Apache Spark Fundamentals

Spark is a distributed compute engine that parallelizes operations over data partitions. It uses an abstraction called the **DataFrame** (built on top of RDDs) which allows for declarative query optimization.

The Execution Model: Catalyst and Tungsten

Spark does not execute code as written. It passes transformations through the **Catalyst Optimizer**:

1. **Logical Plan**: A tree representation of the computation.

2. **Physical Plan**: Selection of the best strategy (e.g., Broadcast Hash Join vs. Sort Merge Join).

3. **Whole-Stage Code Generation (Tungsten)**: Generates optimized JVM bytecode to collapse multiple operators into a single function, reducing function call overhead and improving CPU cache locality.

Partitions and the Shuffle Problem

- **Partitions**: The unit of parallelism. Data is divided into chunks (typically 128MB).

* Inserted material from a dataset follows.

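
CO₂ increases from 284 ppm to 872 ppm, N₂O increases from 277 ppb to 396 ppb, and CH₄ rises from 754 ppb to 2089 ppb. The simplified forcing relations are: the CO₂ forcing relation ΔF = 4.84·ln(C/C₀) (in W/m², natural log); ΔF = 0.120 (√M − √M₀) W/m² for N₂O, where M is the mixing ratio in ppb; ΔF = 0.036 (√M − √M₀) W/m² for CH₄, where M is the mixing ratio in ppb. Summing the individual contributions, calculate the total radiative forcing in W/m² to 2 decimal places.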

- **Narrow Transformations**: Operations like `map`, `filter`, or `select` that happen within a partition. Low cost.

- **Wide Transformations (Shuffles)**: Operations like `groupBy`, `join`, or `distinct` that require moving data across the network to new partitions. This is the primary performance bottleneck.

Concrete Example: Handling Data Skew with Salting

Data skew occurs when one partition has significantly more records than others (e.g., joining orders on a popular `product_id`). This leads to a single executor OOMing while others sit idle.

**The Salting Strategy**:

1. Add a random "salt" to the join key on the skewed side.

2. Replicate the non-skewed side to match the salt range.

```python

from pyspark.sql import functions as F

import random

Skewed Table: orders (key: product_id)

Non-Skewed Table: products (key: product_id)

SALT_RANGE = 10

1. Salt the skewed side

skewed_df = orders.withColumn("salt", (F.rand() * SALT_RANGE).cast("int"))

skewed_df = skewed_df.withColumn("salted_key", F.concat(F.col("product_id"), F.lit("_"), F.col("salt")))

2. Replicate the non-skewed side

Create a dataframe with numbers 0 to SALT_RANGE-1

salt_df = spark.range(SALT_RANGE).withColumnRenamed("id", "salt")

Explode the products table so every product exists for every salt

replicated_products = products.crossJoin(salt_df)

replicated_products = replicated_products.withColumn("salted_key",

F.concat(F.col("product_id"), F.lit("_"), F.col("salt")))

3. Join on the salted key

result = skewed_df.join(replicated_products, "salted_key")

```

Performance Tuning Checklist

- **Broadcast Joins**: Use `F.broadcast(small_df)` for tables under ~100MB to avoid shuffles.

- **Adaptive Query Execution (AQE)**: Ensure `spark.sql.adaptive.enabled=true`. It dynamically coalesces partitions and optimizes join strategies at runtime.

- **Shuffle Partition Tuning**: Set `spark.sql.shuffle.partitions` to 2-3x the number of cores, or let AQE handle it via `spark.sql.adaptive.coalescePartitions.enabled`.

- **Serialization**: Use Kryo serialization (`spark.serializer=org.apache.spark.serializer.KryoSerializer`) for faster data movement.

Memory Management

Spark splits executor memory into:

- **Storage Memory**: For cached data (`.cache()`, `.persist()`).

- **Execution Memory**: For shuffles, joins, and aggregations.

- **User Memory**: For user-defined objects and data structures.

- **Reserved Memory**: Fixed overhead (300MB).

If you see `ExecutorLost` or `OOM` errors, check the **Spark UI Storage Tab** to see if cached data is starving the execution memory.

Summary of Technical implementation added

- Added internal details on Catalyst and Tungsten.

- Detailed the Shuffle mechanic.

- Provided a full Python (PySpark) example of the **Salting** pattern to fix data skew.

- Included specific configuration keys for performance tuning (`AQE`, `Kryo`).

- Defined the memory layout components.